Encore une fois, je reprends ma vie à la fac de Tacoma. Avec les cours, je me plonge dans les révisions et essaie de me concentrer sur mon avenir. Mais quelque chose a changé.

Paul.

Je ne savais pas que ce serait possible, mais il est encore plus présent et encore plus attentif, comme s'il s'autorisait enfin à être avec moi pleinement.

Je l'avais déjà remarqué depuis que je suis au courant pour la meute, car il ne cache plus rien. Mais maintenant, il ne freine plus ses élans, il m'aime sans retenue. Je le ressens dans chaque regard, chaque geste. Je vois aussi le poids qui s'est envolé de ses épaules depuis que Rachel a annoncé son mariage.

Les jours s'enchaînent donc, rythmés par cette nouvelle réalité. Mes journées sont toujours les mêmes, entre cours, révisions et quelques moments volés avec Paul. Mais quelque chose en moi a changé. Une certitude s'est installée. Je n'ai plus besoin de me demander s'il est vraiment avec moi.

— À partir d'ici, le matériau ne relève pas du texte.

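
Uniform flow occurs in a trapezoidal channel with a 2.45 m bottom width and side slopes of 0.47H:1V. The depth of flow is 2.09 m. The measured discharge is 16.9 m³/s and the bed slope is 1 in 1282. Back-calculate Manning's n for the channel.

With bottom width b = 2.45 m and side slope z = 0.47: A = (b + zy)y = (2.45 + 0.47×2.09)×2.09 = 7.174 m²; P = b + 2y√(1+z²) = 2.45 + 2×2.09×1.105 = 7.069 m.
Hydraulic radius R = A/P = 7.174/7.069 = 1.015 m.
Rearranging Manning's equation: n = (1/Q) A R^(2/3) S^(1/2) = (1/16.9) × 7.174 × 1.015^(2/3) × √0.00078 = 0.012.

n = 0.012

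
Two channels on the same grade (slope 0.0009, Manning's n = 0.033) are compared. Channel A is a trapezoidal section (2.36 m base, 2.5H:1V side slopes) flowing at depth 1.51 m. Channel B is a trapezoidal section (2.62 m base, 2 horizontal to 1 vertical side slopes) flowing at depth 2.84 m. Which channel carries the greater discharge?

channel B

Channel A: With bottom width b = 2.36 m and side slope z = 2.5: A = (b + zy)y = (2.36 + 2.5×1.51)×1.51 = 9.264 m²; P = b + 2y√(1+z²) = 2.36 + 2×1.51×2.693 = 10.49 m. Hydraulic radius R = A/P = 9.264/10.49 = 0.883 m. Q_A = (1/0.033)·9.264·0.883^(2/3)·√0.0009 = 7.751 m³/s.
Channel B: With bottom width b = 2.62 m and side slope z = 2: A = (b + zy)y = (2.62 + 2×2.84)×2.84 = 23.57 m²; P = b + 2y√(1+z²) = 2.62 + 2×2.84×2.236 = 15.32 m. Hydraulic radius R = A/P = 23.57/15.32 = 1.539 m. Q_B = (1/0.033)·23.57·1.539^(2/3)·√0.0009 = 28.56 m³/s.
Q_A = 7.751 m³/s vs Q_B = 28.56 m³/s, so channel B carries more.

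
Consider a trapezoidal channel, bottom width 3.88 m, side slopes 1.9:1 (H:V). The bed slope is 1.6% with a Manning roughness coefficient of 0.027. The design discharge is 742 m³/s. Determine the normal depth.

Manning's equation rearranged: A R^(2/3) = nQ / (1·√S) = 0.027 × 742 / (√0.016) = 158.4.
Trying y = 4.48 m: A R^(2/3) = 99.56 — short.
Trying y = 7 m: A R^(2/3) = 279.5 — over.
Trying y = 5.49 m: A R^(2/3) = 158.4 — matches.

y_n = 5.49 m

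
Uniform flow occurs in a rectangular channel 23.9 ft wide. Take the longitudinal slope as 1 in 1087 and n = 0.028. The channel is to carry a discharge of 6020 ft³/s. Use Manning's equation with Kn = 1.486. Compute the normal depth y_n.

Manning's equation rearranged: A R^(2/3) = nQ / (1.486·√S) = 0.028 × 6020 / (1.486 × √0.00092) = 3740.
Trying y = 25.5 ft: A R^(2/3) = 2466 — short.
Trying y = 36.2 ft: A R^(2/3) = 3739 — close enough.

y_n = 36.2 ft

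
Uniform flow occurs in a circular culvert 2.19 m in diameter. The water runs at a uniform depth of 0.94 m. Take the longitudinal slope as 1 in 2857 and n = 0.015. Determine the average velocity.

For a circular section of diameter D = 2.19 m at depth y = 0.94 m, the central angle is θ = 2 arccos(1 − 2y/D) = 2.858 rad. Then A = (D²/8)(θ − sin θ) = 1.545 m² and P = Dθ/2 = 3.129 m.
Hydraulic radius R = A/P = 1.545/3.129 = 0.4938 m.
From Manning's equation, V = (1/n) R^(2/3) S^(1/2) = (1/0.015) × 0.4938^(2/3) × 0.00035^(1/2) = 0.779 m/s.

V = 0.779 m/s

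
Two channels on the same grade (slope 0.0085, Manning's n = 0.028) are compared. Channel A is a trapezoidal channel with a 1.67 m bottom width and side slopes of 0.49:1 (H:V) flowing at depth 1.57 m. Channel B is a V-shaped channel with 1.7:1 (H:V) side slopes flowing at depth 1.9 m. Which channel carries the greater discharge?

Channel A: With bottom width b = 1.67 m and side slope z = 0.49: A = (b + zy)y = (1.67 + 0.49×1.57)×1.57 = 3.83 m²; P = b + 2y√(1+z²) = 1.67 + 2×1.57×1.114 = 5.167 m. Hydraulic radius R = A/P = 3.83/5.167 = 0.7412 m. Q_A = (1/0.028)·3.83·0.7412^(2/3)·√0.0085 = 10.33 m³/s.
Channel B: For a triangular section with side slope z = 1.7: A = zy² = 1.7×1.9² = 6.137 m²; P = 2y√(1+z²) = 2×1.9×1.972 = 7.495 m. Hydraulic radius R = A/P = 6.137/7.495 = 0.8188 m. Q_B = (1/0.028)·6.137·0.8188^(2/3)·√0.0085 = 17.69 m³/s.
Q_A = 10.33 m³/s vs Q_B = 17.69 m³/s, so channel B carries more.

channel B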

Aujourd'hui, plus que jamais je me sens bien entourée. Et ce soir, je fête mon anniversaire chez Emily et Sam. Emily a tout organisé avec Kim. Comme d'habitude, elles ont prévu une quantité astronomique de nourriture. Il faut bien nourrir ces loups affamés. La meute est là au complet et Jacob a même obtenu la permission de Bella et Edward pour amener Renesmée. Cette enfant est adorable. Fascinante, aussi. A seulement quatre ans, elle à l'apparence d'une fillette de de douze ans.

L'ambiance est joyeuse, les rires fusent. Ces moments entre amis sont mes préférés. Je suis heureuse de faire partie de leur famille, à ma manière.

Puis, vient le moment des cadeaux.

Je râle gentiment, expliquant que ce n'était pas nécessaire. Les plus jeunes de la meute se sont cotisés pour m'offrir un collier en argent. Sam et Emily ont pris les boucles d'oreilles assorties.

Enfin, Renesmée s'avance gracieusement et me tend un paquet rectangulaire.

— Je l'ai écrit avec l'aide de Carlisle, déclare Jacob, un peu gêné. Esmée l'a illustré.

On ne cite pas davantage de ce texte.